26 de abril de 2012

‘Um épico do compartilhamento’


Um épico do compartilhamento
O longa evoca o modelo das sinfonias documentais que marcaram a década de 1920.
C&N
No dia 24 de julho de 2010, eu vi uma sessão de curtas no Anima Mundi e recebi em casa a minha amiga Marília Martins, que acabava de voltar de uma temporada em Nova York. Muita coisa aconteceu pelo mundo naquele sábado. Um menino ganhou trocados nas ruas de Lima, um rapaz americano pegou o telefone e contou à avó que era gay, uma mulher chorou sozinha na cama em algum ponto da Europa, um fotógrafo saiu mostrando que Cabul não era só guerra, muita gente se feriu num acidente de multidão em Duisburg, um homem desmaiou enquanto filmava o parto do seu filho no BrasilFlashes desse dia, um dia como outro qualquer, compõem o primeiro doc colaborativo a circular internacionalmente em salas de cinema.

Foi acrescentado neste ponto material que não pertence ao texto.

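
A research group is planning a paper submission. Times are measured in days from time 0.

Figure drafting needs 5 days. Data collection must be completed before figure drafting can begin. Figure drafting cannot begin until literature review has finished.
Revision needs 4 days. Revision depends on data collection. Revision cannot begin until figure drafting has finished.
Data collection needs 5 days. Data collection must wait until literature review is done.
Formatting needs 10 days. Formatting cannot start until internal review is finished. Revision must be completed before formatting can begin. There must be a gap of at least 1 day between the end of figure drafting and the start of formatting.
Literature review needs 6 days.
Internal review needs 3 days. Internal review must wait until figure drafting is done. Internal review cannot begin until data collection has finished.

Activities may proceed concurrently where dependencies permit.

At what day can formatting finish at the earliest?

Literature review can start immediately at day 0; it finishes at day 6.
After literature review (finishes day 6), data collection can start at day 6 and finishes at day 11.
Figure drafting has to wait for data collection (finishes day 11); literature review (finishes day 6). The latest of these is day 11, so figure drafting runs day 11 to 11 + 5 = day 16.
Revision has to wait for data collection (finishes day 11); figure drafting (finishes day 16). The latest of these is day 16, so revision runs day 16 to 16 + 4 = day 20.
Internal review has to wait for figure drafting (finishes day 16); data collection (finishes day 11). The latest of these is day 16, so internal review runs day 16 to 16 + 3 = day 19.
For formatting: internal review (finishes day 19); revision (finishes day 20); figure drafting (finishes day 16, plus 1-day gap → day 17). Taking the maximum gives a start of day 20, and it finishes at 20 + 10 = day 30.

30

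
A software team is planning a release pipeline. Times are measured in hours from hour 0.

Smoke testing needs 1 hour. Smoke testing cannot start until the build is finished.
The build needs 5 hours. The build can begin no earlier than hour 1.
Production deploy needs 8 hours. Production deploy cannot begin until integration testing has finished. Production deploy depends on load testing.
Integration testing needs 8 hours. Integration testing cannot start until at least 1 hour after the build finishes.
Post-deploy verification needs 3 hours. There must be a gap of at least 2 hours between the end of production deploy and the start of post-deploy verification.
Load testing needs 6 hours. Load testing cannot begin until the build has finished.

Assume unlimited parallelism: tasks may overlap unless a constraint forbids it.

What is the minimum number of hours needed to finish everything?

After its own release at hour 1, the build can start at hour 1 and finishes at hour 6.
After the build (finishes hour 6), load testing can start at hour 6 and finishes at hour 12.
After the build (finishes hour 6), smoke testing can start at hour 6 and finishes at hour 7.
Integration testing waits on the build (finishes hour 6, plus 1-hour gap → hour 7), so it starts at hour 7 and finishes at 7 + 8 = hour 15.
Production deploy needs all of integration testing (finishes hour 15); load testing (finishes hour 12). That puts its earliest start at hour 15; it finishes at 15 + 8 = hour 23.
After production deploy (finishes hour 23, plus 2-hour gap → hour 25), post-deploy verification can start at hour 25 and finishes at hour 28.
All tasks are finished once the last one completes. Finish times: The build at 6, Integration testing at 15, Smoke testing at 7, Load testing at 12, Production deploy at 23, Post-deploy verification at 28. The latest is hour 28.

28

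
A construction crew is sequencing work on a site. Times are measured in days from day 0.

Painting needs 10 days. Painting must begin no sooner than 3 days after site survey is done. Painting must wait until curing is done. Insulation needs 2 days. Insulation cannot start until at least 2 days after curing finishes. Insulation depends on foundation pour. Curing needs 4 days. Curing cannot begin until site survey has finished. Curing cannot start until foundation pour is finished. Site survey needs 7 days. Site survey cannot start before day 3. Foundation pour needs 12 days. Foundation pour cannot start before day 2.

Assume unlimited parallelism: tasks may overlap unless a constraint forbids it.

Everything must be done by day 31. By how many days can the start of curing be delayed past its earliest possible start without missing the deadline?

3

Foundation pour cannot begin until its own release at day 2. It runs from day 2 to 2 + 12 = day 14.
After its own release at day 3, site survey can start at day 3 and finishes at day 10.
Curing needs all of site survey (finishes day 10); foundation pour (finishes day 14). That puts its earliest start at day 14; it finishes at 14 + 4 = day 18.

Working backward from the deadline:
To finish by day 31, insulation (duration 2) must start no later than day 29.
Painting must finish by day 31; it takes 10 days, so it must start by 31 − 10 = day 21.
Curing must finish in time for insulation (must start by day 29, minus 2-day gap → day 27); painting (must start by day 21). The tightest is day 21, so curing must start by 21 − 4 = day 17.
So curing can start as early as day 14 and as late as day 17, giving 17 − 14 = 3 days of slack.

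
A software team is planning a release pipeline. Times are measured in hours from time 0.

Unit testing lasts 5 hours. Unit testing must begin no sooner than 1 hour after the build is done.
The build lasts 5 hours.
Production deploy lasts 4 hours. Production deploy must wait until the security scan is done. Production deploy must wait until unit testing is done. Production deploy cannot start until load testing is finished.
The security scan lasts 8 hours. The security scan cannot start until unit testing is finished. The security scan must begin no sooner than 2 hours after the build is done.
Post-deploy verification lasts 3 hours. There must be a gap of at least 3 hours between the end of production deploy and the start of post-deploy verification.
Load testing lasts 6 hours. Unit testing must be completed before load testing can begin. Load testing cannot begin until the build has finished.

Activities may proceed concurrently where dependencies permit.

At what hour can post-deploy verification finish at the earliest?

Nothing blocks the build, so it runs from hour 0 to hour 5.
After the build (finishes hour 5, plus 1-hour gap → hour 6), unit testing can start at hour 6 and finishes at hour 11.
For load testing: unit testing (finishes hour 11); the build (finishes hour 5). Taking the maximum gives a start of hour 11, and it finishes at 11 + 6 = hour 17.
For the security scan: unit testing (finishes hour 11); the build (finishes hour 5, plus 2-hour gap → hour 7). Taking the maximum gives a start of hour 11, and it finishes at 11 + 8 = hour 19.
For production deploy: the security scan (finishes hour 19); unit testing (finishes hour 11); load testing (finishes hour 17). Taking the maximum gives a start of hour 19, and it finishes at 19 + 4 = hour 23.
After production deploy (finishes hour 23, plus 3-hour gap → hour 26), post-deploy verification can start at hour 26 and finishes at hour 29.

29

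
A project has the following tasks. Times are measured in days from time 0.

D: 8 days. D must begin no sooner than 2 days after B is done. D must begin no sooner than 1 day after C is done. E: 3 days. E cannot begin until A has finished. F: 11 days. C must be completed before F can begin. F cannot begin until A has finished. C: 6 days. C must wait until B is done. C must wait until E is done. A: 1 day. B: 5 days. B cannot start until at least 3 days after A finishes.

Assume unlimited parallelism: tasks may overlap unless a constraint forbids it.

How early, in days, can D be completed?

Nothing blocks A, so it runs from day 0 to day 1.
E waits on A (finishes day 1), so it starts at day 1 and finishes at 1 + 3 = day 4.
After A (finishes day 1, plus 3-day gap → day 4), B can start at day 4 and finishes at day 9.
For C: B (finishes day 9); E (finishes day 4). Taking the maximum gives a start of day 9, and it finishes at 9 + 6 = day 15.
D cannot start until B (finishes day 9, plus 2-day gap → day 11); C (finishes day 15, plus 1-day gap → day 16). The controlling bound is day 16, so D finishes at 16 + 8 = day 24.

24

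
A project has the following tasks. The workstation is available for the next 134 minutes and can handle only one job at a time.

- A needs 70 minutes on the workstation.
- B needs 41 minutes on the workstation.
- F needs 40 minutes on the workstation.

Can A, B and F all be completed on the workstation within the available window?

No

Running back to back, the jobs need 70 + 41 + 40 = 151 minutes on the workstation.
Since 151 > 134, they cannot all fit.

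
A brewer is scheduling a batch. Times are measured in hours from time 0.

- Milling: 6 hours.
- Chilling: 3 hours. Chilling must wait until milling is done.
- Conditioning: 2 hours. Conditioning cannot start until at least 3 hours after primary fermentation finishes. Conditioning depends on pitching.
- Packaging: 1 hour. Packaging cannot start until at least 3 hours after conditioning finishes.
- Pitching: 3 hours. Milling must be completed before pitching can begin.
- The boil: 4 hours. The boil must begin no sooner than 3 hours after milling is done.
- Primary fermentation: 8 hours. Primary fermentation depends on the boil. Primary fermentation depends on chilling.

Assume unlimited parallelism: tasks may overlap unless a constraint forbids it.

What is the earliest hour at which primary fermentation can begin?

Milling has no prerequisites, so it starts at hour 0 and finishes at hour 6.
Chilling waits on milling (finishes hour 6), so it starts at hour 6 and finishes at 6 + 3 = hour 9.
The boil cannot begin until milling (finishes hour 6, plus 3-hour gap → hour 9). It runs from hour 9 to 9 + 4 = hour 13.
Primary fermentation waits on the boil (finishes hour 13); chilling (finishes hour 9). The latest of these is hour 13, which is the earliest primary fermentation can start.

13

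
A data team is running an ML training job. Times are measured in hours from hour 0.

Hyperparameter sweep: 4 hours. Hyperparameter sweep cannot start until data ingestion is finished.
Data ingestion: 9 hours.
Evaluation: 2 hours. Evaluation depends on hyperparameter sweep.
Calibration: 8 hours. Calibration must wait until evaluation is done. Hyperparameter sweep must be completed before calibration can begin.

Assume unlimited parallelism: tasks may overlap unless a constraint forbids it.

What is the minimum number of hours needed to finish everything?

23

Data ingestion can start immediately at hour 0; it finishes at hour 9.
Hyperparameter sweep cannot begin until data ingestion (finishes hour 9). It runs from hour 9 to 9 + 4 = hour 13.
Evaluation waits on hyperparameter sweep (finishes hour 13), so it starts at hour 13 and finishes at 13 + 2 = hour 15.
Calibration cannot start until evaluation (finishes hour 15); hyperparameter sweep (finishes hour 13). The controlling bound is hour 15, so calibration finishes at 15 + 8 = hour 23.
All tasks are finished once the last one completes. Finish times: Data ingestion at 9, Hyperparameter sweep at 13, Evaluation at 15, Calibration at 23. The latest is hour 23.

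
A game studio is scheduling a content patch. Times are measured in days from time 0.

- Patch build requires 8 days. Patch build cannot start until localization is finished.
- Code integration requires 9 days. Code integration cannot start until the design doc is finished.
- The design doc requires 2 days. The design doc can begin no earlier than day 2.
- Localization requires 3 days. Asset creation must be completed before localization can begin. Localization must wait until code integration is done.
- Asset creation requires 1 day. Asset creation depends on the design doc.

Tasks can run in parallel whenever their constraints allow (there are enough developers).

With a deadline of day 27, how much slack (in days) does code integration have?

The design doc cannot begin until its own release at day 2. It runs from day 2 to 2 + 2 = day 4.
After the design doc (finishes day 4), code integration can start at day 4 and finishes at day 13.

Working backward from the deadline:
Patch build must finish by day 27; it takes 8 days, so it must start by 27 − 8 = day 19.
Localization must finish before patch build (must start by day 19). With a 3-day duration, localization must start by 19 − 3 = day 16.
Code integration must finish before localization (must start by day 16). With a 9-day duration, code integration must start by 16 − 9 = day 7.
So code integration can start as early as day 4 and as late as day 7, giving 7 − 4 = 3 days of slack.

3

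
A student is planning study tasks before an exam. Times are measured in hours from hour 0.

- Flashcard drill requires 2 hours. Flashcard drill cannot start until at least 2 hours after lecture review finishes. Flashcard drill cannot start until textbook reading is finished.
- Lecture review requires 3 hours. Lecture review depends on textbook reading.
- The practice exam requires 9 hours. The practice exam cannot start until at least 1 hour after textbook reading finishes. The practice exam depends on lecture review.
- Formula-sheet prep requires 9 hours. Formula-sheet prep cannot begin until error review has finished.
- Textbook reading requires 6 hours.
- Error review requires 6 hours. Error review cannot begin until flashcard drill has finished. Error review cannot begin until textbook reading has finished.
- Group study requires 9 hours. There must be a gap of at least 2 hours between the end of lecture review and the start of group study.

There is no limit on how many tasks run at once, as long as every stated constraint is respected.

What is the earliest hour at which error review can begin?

Nothing blocks textbook reading, so it runs from hour 0 to hour 6.
Lecture review waits on textbook reading (finishes hour 6), so it starts at hour 6 and finishes at 6 + 3 = hour 9.
Flashcard drill has to wait for lecture review (finishes hour 9, plus 2-hour gap → hour 11); textbook reading (finishes hour 6). The latest of these is hour 11, so flashcard drill runs hour 11 to 11 + 2 = hour 13.
Error review waits on flashcard drill (finishes hour 13); textbook reading (finishes hour 6). The latest of these is hour 13, which is the earliest error review can start.

13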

O projeto “A Vida em um Dia é a ponta mais visível de um novo iceberg na linguagem dos documentários: sai o filme de autor, entra o filme de curador. No Brasil não tem sido diferente. Eduardo Coutinho fez a ‘curadoria’ de programas de TV em “Um Dia na Vida”. Já em “Pacific”, Marcelo Pedroso trabalhou exclusivamente com vídeos de turistas em cruzeiros a Fernando de Noronha. Diante da massa de produção individual e caseira que surge a cada dia na era digital, cabe a curadores buscar e organizar sentidos, com vistas a criar novas obras a partir do já criado. De certa forma, somos todos curadores quando precisamos administrar, selecionar, favoritar e arquivar o que nos atrai e interessa. Mas Kevin MacDonald (“One Day in September”, “Touching the Void”, O Último Rei da Escócia”) foi proativo na sua ideia: através do Youtube, convocou a todos que quisessem filmar aquele 24 de julho em suas vidas e suas cidades, e postar o resultado no megasite. Resultaram 88.000 inscrições de 192 países, gerando 4.500 horas de vídeo. Com isso MacDonald montou os 93 minutos de “Life in a Day”.
De alguma forma, o longa evoca o modelo das sinfonias documentais que marcaram a década de 1920, mostrando em fragmentos o decorrer de um dia na vida de cidades como Berlim, Moscou, Paris e São Paulo. Em “A Vida em um Dia”, o início na madrugada e o percurso aproximado da jornada sugerem uma sinfonia mundial. Dentro desse circuito macro, MacDonald criou circuitos menores, unificados por temas (trabalho, romance, nascimentos, alimentação, violência e dor etc), certos padrões de movimento (caminhadas, atletismo) e perguntas específicas (o que você carrega no bolso ou na bolsa? O que você mais ama? O que você mais teme?).
Esse carrossel de cenas públicas e privadas - muitas corriqueiras, algumas legitimamente dramáticas, outras bastante divertidas - formam uma espécie de elogio do banal. Ou melhor, mostram que o banal pode assumir um valor poético ou singular quando oferecido ao olhar que não sabe o que esperar do próximo minuto. Além disso, há uma profunda singeleza nesse oferecimento de si e do seu entorno pelo simples prazer de compartilhar. “A Vida em um Dia talvez seja o primeiro épico cinematográfico da idade do compartilhamento.
E você, é capaz de lembrar e compartilhar algo que fez em 24/7/2010?